Может вызвать удивление обращение к чувствам, когда речь идет о математических доказательствах, которые, казалось бы, связаны только с умом. Но это означало бы, что мы забываем о чувстве математической красоты, чувстве гармонии чисел и форм, геометрической выразительности. Это настоящее эстетическое чувство, знакомое всем настоящим математикам. Воистину, здесь налицо чувство!»
В течение тридцати лет я не раз слушал сочинение одного из современных авторов. Сочинение казалось мне однообразным и скучным. И вот спустя тридцать лет я вдруг ощутил, что эта музыка мне невероятно нравится!
Как это можно объяснить? Думаю, что дело здесь в том, что непонятную (написанную на не вполне традиционном языке) музыку мозг воспринимает как задачу. И начинает над ней работать, отыскивая сверхструктуру — тайное послание. Если я прав, то распознать сочинения, которым, возможно, суждена долгая жизнь, не так уж трудно. Это сочинения, о которых высоко отзываются одиночки — люди, не связанные друг с другом принадлежностью к общему кругу и высказывающие взгляды, которые противоречат общепринятым. Возможно, что они разгадали тайное послание раньше других.
Эти заметки посвящены всего лишь моему личному опыту восприятия музыки и попыткам анализа этого опыта — в духе того анализа, которым пользуются даже не математики, а физики, обнаруживающие какое-то новое неожиданное явление.

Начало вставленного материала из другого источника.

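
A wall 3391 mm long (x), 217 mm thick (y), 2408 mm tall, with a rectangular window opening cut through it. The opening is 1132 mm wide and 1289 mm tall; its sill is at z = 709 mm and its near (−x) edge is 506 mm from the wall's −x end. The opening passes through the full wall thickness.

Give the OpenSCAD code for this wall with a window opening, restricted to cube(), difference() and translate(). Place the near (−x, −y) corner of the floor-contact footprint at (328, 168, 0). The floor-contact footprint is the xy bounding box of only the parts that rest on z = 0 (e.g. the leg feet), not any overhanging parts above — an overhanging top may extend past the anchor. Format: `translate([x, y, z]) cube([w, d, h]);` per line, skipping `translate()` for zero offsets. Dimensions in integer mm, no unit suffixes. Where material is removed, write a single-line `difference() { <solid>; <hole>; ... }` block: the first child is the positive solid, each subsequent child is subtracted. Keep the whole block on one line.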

Я вспоминаю свой разговор с одним очень умным собеседником, человеком, далеким от музыки. Я сказал ему, что песни Малера и Шуберта — исполненные на немецком языке (которого я совершенно не знаю) — производили на меня большее впечатление, пока я не знал смысла слов, и что вообще понимание слов только мешает восприятию вокальной музыки. Надо сказать, что мой собеседник посмотрел на меня как на сумасшедшего.